Zum innersten VW-Machtzirkel des Kontrollgremiums zählen Interims- Aufsichtsratschef Berthold Huber, Niedersachsens Ministerpräsident Stephan Weil (SPD), Aufsichtsrat Wolfgang Porsche, Betriebsratschef Bernd Osterloh und dessen Stellvertreter Stephan Wolf.
Am Sonntag vor einer Woche war herausgekommen, dass der Autobauer in den USA mit einem Computerprogramm die Abgaswerte bei Dieselwagen manipuliert hat. Weltweit sind nach Konzernangaben rund elf Millionen Fahrzeuge betroffen, davon rund 2,8 Millionen auch in Deutschland. Bereits am 3. September soll Volkswagen gegenüber der amerikanischen Umweltbehörde EPA die Manipulation eingeräumt haben.
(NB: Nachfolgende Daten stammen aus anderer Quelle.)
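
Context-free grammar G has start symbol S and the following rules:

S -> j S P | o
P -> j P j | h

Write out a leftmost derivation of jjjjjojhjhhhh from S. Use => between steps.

S => jSP   [S -> j S P]
jSP => jjSPP   [S -> j S P]
jjSPP => jjjSPPP   [S -> j S P]
jjjSPPP => jjjjSPPPP   [S -> j S P]
jjjjSPPPP => jjjjjSPPPPP   [S -> j S P]
jjjjjSPPPPP => jjjjjoPPPPP   [S -> o]
jjjjjoPPPPP => jjjjjojPjPPPP   [P -> j P j]
jjjjjojPjPPPP => jjjjjojhjPPPP   [P -> h]
jjjjjojhjPPPP => jjjjjojhjhPPP   [P -> h]
jjjjjojhjhPPP => jjjjjojhjhhPP   [P -> h]
jjjjjojhjhhPP => jjjjjojhjhhhP   [P -> h]
jjjjjojhjhhhP => jjjjjojhjhhhh   [P -> h]

S => jSP => jjSPP => jjjSPPP => jjjjSPPPP => jjjjjSPPPPP => jjjjjoPPPPP => jjjjjojPjPPPP => jjjjjojhjPPPP => jjjjjojhjhPPP => jjjjjojhjhhPP => jjjjjojhjhhhP => jjjjjojhjhhhh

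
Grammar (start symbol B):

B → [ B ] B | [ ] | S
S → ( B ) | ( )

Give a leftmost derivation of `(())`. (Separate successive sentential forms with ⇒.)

B ⇒ S ⇒ (B) ⇒ (S) ⇒ (())

B ⇒ S   [B → S]
S ⇒ (B)   [S → ( B )]
(B) ⇒ (S)   [B → S]
(S) ⇒ (())   [S → ( )]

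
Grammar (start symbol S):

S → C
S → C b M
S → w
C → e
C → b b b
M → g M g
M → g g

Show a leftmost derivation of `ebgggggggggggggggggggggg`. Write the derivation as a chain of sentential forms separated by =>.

S=>CbM=>ebM=>ebgMg=>ebggMgg=>ebgggMggg=>ebggggMgggg=>ebgggggMggggg=>ebggggggMgggggg=>ebgggggggMggggggg=>ebggggggggMgggggggg=>ebgggggggggMggggggggg=>ebggggggggggMgggggggggg=>ebgggggggggggggggggggggg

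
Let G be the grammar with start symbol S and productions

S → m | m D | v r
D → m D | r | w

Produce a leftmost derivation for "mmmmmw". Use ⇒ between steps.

S⇒mD⇒mmD⇒mmmD⇒mmmmD⇒mmmmmD⇒mmmmmw

S ⇒ mD   [S → m D]
mD ⇒ mmD   [D → m D]
mmD ⇒ mmmD   [D → m D]
mmmD ⇒ mmmmD   [D → m D]
mmmmD ⇒ mmmmmD   [D → m D]
mmmmmD ⇒ mmmmmw   [D → w]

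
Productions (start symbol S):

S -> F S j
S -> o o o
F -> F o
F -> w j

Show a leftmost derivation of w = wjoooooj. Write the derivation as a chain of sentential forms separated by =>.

S => FSj => FoSj => FooSj => wjooSj => wjoooooj

S => FSj   [S -> F S j]
FSj => FoSj   [F -> F o]
FoSj => FooSj   [F -> F o]
FooSj => wjooSj   [F -> w j]
wjooSj => wjoooooj   [S -> o o o]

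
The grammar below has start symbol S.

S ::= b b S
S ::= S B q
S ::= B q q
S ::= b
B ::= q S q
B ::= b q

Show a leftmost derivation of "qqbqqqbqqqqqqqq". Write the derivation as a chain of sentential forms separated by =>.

S => Bqq => qSqqq => qBqqqqq => qqSqqqqqq => qqSBqqqqqqq => qqBqqBqqqqqqq => qqbqqqBqqqqqqq => qqbqqqbqqqqqqqq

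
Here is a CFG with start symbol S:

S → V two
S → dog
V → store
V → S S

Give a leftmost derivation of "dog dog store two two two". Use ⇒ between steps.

S ⇒ V two ⇒ S S two ⇒ dog S two ⇒ dog V two two ⇒ dog S S two two ⇒ dog dog S two two ⇒ dog dog V two two two ⇒ dog dog store two two two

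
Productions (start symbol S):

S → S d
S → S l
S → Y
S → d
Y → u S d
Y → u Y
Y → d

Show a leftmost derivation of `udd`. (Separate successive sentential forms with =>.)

S => Y => uSd => uYd => udd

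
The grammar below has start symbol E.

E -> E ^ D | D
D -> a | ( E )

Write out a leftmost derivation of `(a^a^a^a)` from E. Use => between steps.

E => D => (E) => (E^D) => (E^D^D) => (E^D^D^D) => (D^D^D^D) => (a^D^D^D) => (a^a^D^D) => (a^a^a^D) => (a^a^a^a)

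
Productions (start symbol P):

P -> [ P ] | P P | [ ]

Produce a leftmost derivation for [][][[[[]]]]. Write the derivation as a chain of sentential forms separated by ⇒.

P ⇒ PP   [P -> P P]
PP ⇒ []P   [P -> [ ]]
[]P ⇒ []PP   [P -> P P]
[]PP ⇒ [][]P   [P -> [ ]]
[][]P ⇒ [][][P]   [P -> [ P ]]
[][][P] ⇒ [][][[P]]   [P -> [ P ]]
[][][[P]] ⇒ [][][[[P]]]   [P -> [ P ]]
[][][[[P]]] ⇒ [][][[[[]]]]   [P -> [ ]]

P ⇒ PP ⇒ []P ⇒ []PP ⇒ [][]P ⇒ [][][P] ⇒ [][][[P]] ⇒ [][][[[P]]] ⇒ [][][[[[]]]]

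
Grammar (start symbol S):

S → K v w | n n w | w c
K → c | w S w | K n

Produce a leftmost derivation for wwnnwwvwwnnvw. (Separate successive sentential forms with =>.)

S => Kvw   [S → K v w]
Kvw => Knvw   [K → K n]
Knvw => Knnvw   [K → K n]
Knnvw => wSwnnvw   [K → w S w]
wSwnnvw => wKvwwnnvw   [S → K v w]
wKvwwnnvw => wwSwvwwnnvw   [K → w S w]
wwSwvwwnnvw => wwnnwwvwwnnvw   [S → n n w]

S=>Kvw=>Knvw=>Knnvw=>wSwnnvw=>wKvwwnnvw=>wwSwvwwnnvw=>wwnnwwvwwnnvw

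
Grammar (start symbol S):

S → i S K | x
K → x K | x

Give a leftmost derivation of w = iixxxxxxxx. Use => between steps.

S => iSK   [S → i S K]
iSK => iiSKK   [S → i S K]
iiSKK => iixKK   [S → x]
iixKK => iixxKK   [K → x K]
iixxKK => iixxxKK   [K → x K]
iixxxKK => iixxxxKK   [K → x K]
iixxxxKK => iixxxxxK   [K → x]
iixxxxxK => iixxxxxxK   [K → x K]
iixxxxxxK => iixxxxxxxK   [K → x K]
iixxxxxxxK => iixxxxxxxx   [K → x]

S => iSK => iiSKK => iixKK => iixxKK => iixxxKK => iixxxxKK => iixxxxxK => iixxxxxxK => iixxxxxxxK => iixxxxxxxx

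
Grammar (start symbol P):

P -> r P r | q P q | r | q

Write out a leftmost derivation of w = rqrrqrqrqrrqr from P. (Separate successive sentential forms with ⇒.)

P⇒rPr⇒rqPqr⇒rqrPrqr⇒rqrrPrrqr⇒rqrrqPqrrqr⇒rqrrqrPrqrrqr⇒rqrrqrqrqrrqr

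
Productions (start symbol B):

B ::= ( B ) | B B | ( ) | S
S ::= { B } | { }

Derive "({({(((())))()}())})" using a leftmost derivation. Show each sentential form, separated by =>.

B=>(B)=>(S)=>({B})=>({(B)})=>({(BB)})=>({(SB)})=>({({B}B)})=>({({BB}B)})=>({({(B)B}B)})=>({({((B))B}B)})=>({({(((B)))B}B)})=>({({(((())))B}B)})=>({({(((())))()}B)})=>({({(((())))()}())})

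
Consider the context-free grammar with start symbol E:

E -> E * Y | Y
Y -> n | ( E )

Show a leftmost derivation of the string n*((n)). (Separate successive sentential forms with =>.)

E => E*Y => Y*Y => n*Y => n*(E) => n*(Y) => n*((E)) => n*((Y)) => n*((n))

E => E*Y   [E -> E * Y]
E*Y => Y*Y   [E -> Y]
Y*Y => n*Y   [Y -> n]
n*Y => n*(E)   [Y -> ( E )]
n*(E) => n*(Y)   [E -> Y]
n*(Y) => n*((E))   [Y -> ( E )]
n*((E)) => n*((Y))   [E -> Y]
n*((Y)) => n*((n))   [Y -> n]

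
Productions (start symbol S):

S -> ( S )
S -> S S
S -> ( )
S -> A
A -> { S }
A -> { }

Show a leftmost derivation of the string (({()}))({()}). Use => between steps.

S => SS => (S)S => ((S))S => ((A))S => (({S}))S => (({()}))S => (({()}))(S) => (({()}))(A) => (({()}))({S}) => (({()}))({()})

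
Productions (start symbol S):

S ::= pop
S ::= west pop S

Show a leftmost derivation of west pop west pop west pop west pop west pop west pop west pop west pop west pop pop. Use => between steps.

S => west pop S => west pop west pop S => west pop west pop west pop S => west pop west pop west pop west pop S => west pop west pop west pop west pop west pop S => west pop west pop west pop west pop west pop west pop S => west pop west pop west pop west pop west pop west pop west pop S => west pop west pop west pop west pop west pop west pop west pop west pop S => west pop west pop west pop west pop west pop west pop west pop west pop west pop S => west pop west pop west pop west pop west pop west pop west pop west pop west pop pop

S => west pop S   [S ::= west pop S]
west pop S => west pop west pop S   [S ::= west pop S]
west pop west pop S => west pop west pop west pop S   [S ::= west pop S]
west pop west pop west pop S => west pop west pop west pop west pop S   [S ::= west pop S]
west pop west pop west pop west pop S => west pop west pop west pop west pop west pop S   [S ::= west pop S]
west pop west pop west pop west pop west pop S => west pop west pop west pop west pop west pop west pop S   [S ::= west pop S]
west pop west pop west pop west pop west pop west pop S => west pop west pop west pop west pop west pop west pop west pop S   [S ::= west pop S]
west pop west pop west pop west pop west pop west pop west pop S => west pop west pop west pop west pop west pop west pop west pop west pop S   [S ::= west pop S]
west pop west pop west pop west pop west pop west pop west pop west pop S => west pop west pop west pop west pop west pop west pop west pop west pop west pop S   [S ::= west pop S]
west pop west pop west pop west pop west pop west pop west pop west pop west pop S => west pop west pop west pop west pop west pop west pop west pop west pop west pop pop   [S ::= pop]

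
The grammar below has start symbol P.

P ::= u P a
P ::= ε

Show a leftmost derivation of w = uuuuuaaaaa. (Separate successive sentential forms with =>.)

P => uPa => uuPaa => uuuPaaa => uuuuPaaaa => uuuuuPaaaaa => uuuuuaaaaa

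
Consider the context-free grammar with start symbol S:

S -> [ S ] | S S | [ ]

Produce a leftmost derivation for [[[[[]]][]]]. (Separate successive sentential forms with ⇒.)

S ⇒ [S] ⇒ [[S]] ⇒ [[SS]] ⇒ [[[S]S]] ⇒ [[[[S]]S]] ⇒ [[[[[]]]S]] ⇒ [[[[[]]][]]]

S ⇒ [S]   [S -> [ S ]]
[S] ⇒ [[S]]   [S -> [ S ]]
[[S]] ⇒ [[SS]]   [S -> S S]
[[SS]] ⇒ [[[S]S]]   [S -> [ S ]]
[[[S]S]] ⇒ [[[[S]]S]]   [S -> [ S ]]
[[[[S]]S]] ⇒ [[[[[]]]S]]   [S -> [ ]]
[[[[[]]]S]] ⇒ [[[[[]]][]]]   [S -> [ ]]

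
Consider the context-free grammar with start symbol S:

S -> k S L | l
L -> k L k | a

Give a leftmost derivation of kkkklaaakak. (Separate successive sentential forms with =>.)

S=>kSL=>kkSLL=>kkkSLLL=>kkkkSLLLL=>kkkklLLLL=>kkkklaLLL=>kkkklaaLL=>kkkklaaaL=>kkkklaaakLk=>kkkklaaakak

S => kSL   [S -> k S L]
kSL => kkSLL   [S -> k S L]
kkSLL => kkkSLLL   [S -> k S L]
kkkSLLL => kkkkSLLLL   [S -> k S L]
kkkkSLLLL => kkkklLLLL   [S -> l]
kkkklLLLL => kkkklaLLL   [L -> a]
kkkklaLLL => kkkklaaLL   [L -> a]
kkkklaaLL => kkkklaaaL   [L -> a]
kkkklaaaL => kkkklaaakLk   [L -> k L k]
kkkklaaakLk => kkkklaaakak   [L -> a]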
Nach dpa-Informationen spielt genau dieses Datum eine gewichtige Rolle. Denn gegenüber der Öffentlichkeit schweigt der Zwölf-Marken-Konzern sich noch Wochen aus. In Konzernkreisen wird befürchtet, VW habe damit gegen das Aktienrecht verstoßen. Denn alle börsenrelevanten Informationen müssen öffentlich gemacht werden.
Darüber hinaus ging es bei den Präsidiumsberatungen auch um die Zukunft des bisherigen VW-Finanzchefs Hans Dieter Pötsch. Anfang September hatte das Präsidium Pötsch noch einstimmig als Nachfolger von Ferdinand Piëch an der Spitze des Aufsichtsrates vorgeschlagen. Der langjährige VW-Patriarch Piëch hatte im Frühjahr einen internen Machtkampf mit dem ehemaligen Konzernchef Martin Winterkorn verloren und war zurückgetreten. Seitdem hat den Posten übergangsweise der frühere IG-Metall-Chef Berthold Huber inne.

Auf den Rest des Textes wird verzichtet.